In the present work, we describe the remediation of noxious naphthalene (NPN) and 2-naphthol (2-NP) from aqueous phase under visible irradiation. The activated carbon/ZnFe₂O₄ (AC/ZF) nanocomposite was synthesized by simple co-precipitation method. The various instrumental techniques such as Fourier transform infrared (FTIR) spectroscopy, X-ray diffraction (XRD) pattern, surface area analyzer Brunauer-Emmett-Teller (BET), vibrating sample magnetometer (VSM), field emission scanning electron microscopy (FESEM), high resolution transmission electron microscopy (HRTEM), small area diffraction (SAED) pattern, electron dispersive X-ray (EDX), and photoluminescence spectra (PL) were used to study the detailed anatomy of prepared nanocomposite. The XRD, HRTEM, and SAED results indicated that AC/ZF composite has been prepared in nano-phase. The degradation of organic pollutants was studied using high resolution mass spectrometry (HRMS), chemical oxygen demand (COD), and UV–visible (UV–vis) spectrophotometry. The degradation efficiencies of 86.41% and 92.81% were recorded for NPN and 2-NP, respectively, using AC/ZF nanocomposite under synergetic adsorption-photocatalysis (AP) after 160 min of solar illumination. The augmented photocatalytic degradation of pollutants mainly ensued due to the mesoporous nature of the nanocomposite and strongly improved charge separation efficiency of AC/ZF. Therefore, our investigations might reveal a novel, economical, and proficient photoactive material for the removal of highly noxious pollutants from water systems.
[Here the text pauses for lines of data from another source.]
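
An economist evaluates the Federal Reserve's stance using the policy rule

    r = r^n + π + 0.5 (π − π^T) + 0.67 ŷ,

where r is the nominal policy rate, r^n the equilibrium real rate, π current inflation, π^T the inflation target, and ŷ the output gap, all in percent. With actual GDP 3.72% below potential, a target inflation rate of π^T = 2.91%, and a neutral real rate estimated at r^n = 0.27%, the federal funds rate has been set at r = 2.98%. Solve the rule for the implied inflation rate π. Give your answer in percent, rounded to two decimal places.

4.44%

Output 3.72% below potential → ŷ = -3.72.
Collecting π: r = r^n + (1 + 0.5) π − 0.5 π^T + 0.67 ŷ
1.5 π = 2.98 − 0.27 + 0.5 × 2.91 − 0.67 × (-3.72) = 6.6574
π = 6.6574 / 1.5 = 4.44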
在本工作中，我们描述了在可见光照射下从水相中修复有毒萘（NPN）和2-萘酚（2-NP）的方法。活性炭/ ZnFe ₂ O ₄通过简单的共沉淀法合成了（AC / ZF）纳米复合材料。各种仪器技术，例如傅立叶变换红外（FTIR）光谱，X射线衍射（XRD）图，表面积分析仪Brunauer-Emmett-Teller（BET），振动样品磁力计（VSM），场发射扫描电子显微镜（FESEM） ，高分辨率透射电子显微镜（HRTEM），小面积衍射（SAED）图，电子色散X射线（EDX）和光致发光光谱（PL）用于研究制备的纳米复合材料的详细解剖结构。XRD，HRTEM和SAED结果表明，AC / ZF复合材料已经制备成纳米相。使用高分辨率质谱（HRMS），化学需氧量（COD）和紫外可见光（UV-vis）分光光度法研究了有机污染物的降解。在太阳光照射160分钟后，使用AC / ZF纳米复合材料在协同吸附-光催化（AP）下记录的NPN和2-NP的降解效率分别为86.41％和92.81％。随之而来的是污染物的光催化降解增强，这主要归因于纳米复合材料的介孔性质以及AC / ZF的电荷分离效率大大提高。因此，我们的研究可能会揭示出一种新颖，经济，精通的光敏材料，用于从水系统中去除高毒污染物。随之而来的是污染物的光催化降解增强，这主要归因于纳米复合材料的介孔性质以及AC / ZF的电荷分离效率大大提高。因此，我们的研究可能会揭示出一种新颖，经济，精通的光敏材料，用于从水系统中去除高毒污染物。主要由于纳米复合材料的介孔性质和大大提高的AC / ZF电荷分离效率而导致的污染物的光催化降解增强。因此，我们的研究可能会揭示出一种新颖，经济，精通的光敏材料，用于从水系统中去除高毒污染物。